August 30, 2025
A meteor may have led to the formation of the Grand Canyon, according to New Study

A meteor may have led to the formation of the Grand Canyon, according to New Study

A meteor may have led to the formation of the Grand Canyon, according to a new study.

While many Americans are familiar with the beauty and uniqueness of the Grand Canyon, they may not be aware of the story behind its formation.

The Colorado River may have engraved the canyon deeply, as rocky rubble, according to the Grand Canyon Conservancy, made most of the carving most of the carving.

But what caused the flood?

A study in published in geology On Tuesday, another landmark of Arizona, the meteor crater, tied to the formation of the Grand Canyon.

A meteor may have led to the formation of the Grand Canyon, according to a new study (Daniel Slim/AFP via Getty Images)A meteor may have led to the formation of the Grand Canyon, according to a new study (Daniel Slim/AFP via Getty Images)

A meteor may have led to the formation of the Grand Canyon, according to a new study (Daniel Slim/AFP via Getty Images)

A meteor may have led to the formation of the Grand Canyon, according to a new study (Daniel Slim/AFP via Getty Images)

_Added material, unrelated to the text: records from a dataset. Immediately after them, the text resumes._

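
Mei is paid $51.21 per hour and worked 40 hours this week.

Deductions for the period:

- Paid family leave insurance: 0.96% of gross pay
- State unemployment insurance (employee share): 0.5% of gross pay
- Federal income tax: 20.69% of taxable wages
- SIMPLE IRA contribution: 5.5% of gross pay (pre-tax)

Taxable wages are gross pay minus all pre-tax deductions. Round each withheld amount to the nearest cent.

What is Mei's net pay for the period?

Gross pay: 40 × $51.21 = $2,048.40
SIMPLE IRA contribution: $2,048.40 × 0.055 = $112.66
Taxable wages = $2,048.40 − $112.66 = $1,935.74
Federal income tax: $1,935.74 × 0.2069 = $400.50
State unemployment insurance (employee share): $2,048.40 × 0.005 = $10.24
Paid family leave insurance: $2,048.40 × 0.0096 = $19.66
Total deductions = $112.66 + $400.50 + $10.24 + $19.66 = $543.06
Net pay = $2,048.40 − $543.06 = $1,505.34

$1,505.34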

The study stated that the meteor crater founded 56,000 years ago in the Grand Canyon, which blocked the Colorado River, and a paleolake – a lake that existed in the past – blocked in canyon.

Geologists have long wondered how and as a driftwood in Stanton’s cave in the Grand Canyon when the mouth of the cave was 150 feet above the river. There are also lake sediments in the cave.

“It would have necessary a 10-time level of water than any flood that has taken place in the past thousand years,” said one of the authors of the study, the emeritus of Karlstrom at the University of New Mexico, in a press release on Tuesday.

He continued: “Or maybe they are very old deposits that carved after the river, or maybe they floated from a paleolake that was caused by a lava dam or landslide sitting downstream? We had to know the age of the cave deposits.”

A study published on Tuesday bound the meteor crater with the formation of the Grand Canyon (Daniel Slim/AFP via Getty Images).A study published on Tuesday bound the meteor crater with the formation of the Grand Canyon (Daniel Slim/AFP via Getty Images).

A study published on Tuesday bound the meteor crater with the formation of the Grand Canyon (Daniel Slim/AFP via Getty Images).

A study published on Tuesday bound the meteor crater with the formation of the Grand Canyon (Daniel Slim/AFP via Getty Images).

The study stated that the meteor crater in the Grand Canyon, which was formed 56,000 years ago, which blocked the Colorado River, triggered landslides and, in other words, a former lake, blocked in Canyon (Brandon Bell/Getty Images) and formed a paleolake (Brandon Bell/Getty Images).The study stated that the meteor crater in the Grand Canyon, which was formed 56,000 years ago, which blocked the Colorado River, triggered landslides and, in other words, a former lake, blocked in Canyon (Brandon Bell/Getty Images) and formed a paleolake (Brandon Bell/Getty Images).

The study stated that the meteor crater in the Grand Canyon, which was formed 56,000 years ago, which blocked the Colorado River, triggered landslides and, in other words, a former lake, blocked in Canyon (Brandon Bell/Getty Images) and formed a paleolake (Brandon Bell/Getty Images).

The study stated that the meteor crater in the Grand Canyon, which was formed 56,000 years ago, which blocked the Colorado River, triggered landslides and, in other words, a former lake, blocked in Canyon (Brandon Bell/Getty Images) and formed a paleolake (Brandon Bell/Getty Images).

The study showed that the Driftwood is 56,000 years old, the same geological age as the asteroid effects and the landslide.

The researchers suggested that the landslide seems to have the same age as a meteor crater, the asteroid exhaustive explosion caused the landslide.

The paleolake formed from the landslide that was right the Colorado River. Caves like Stanton’s cave were flooded by the paleolake.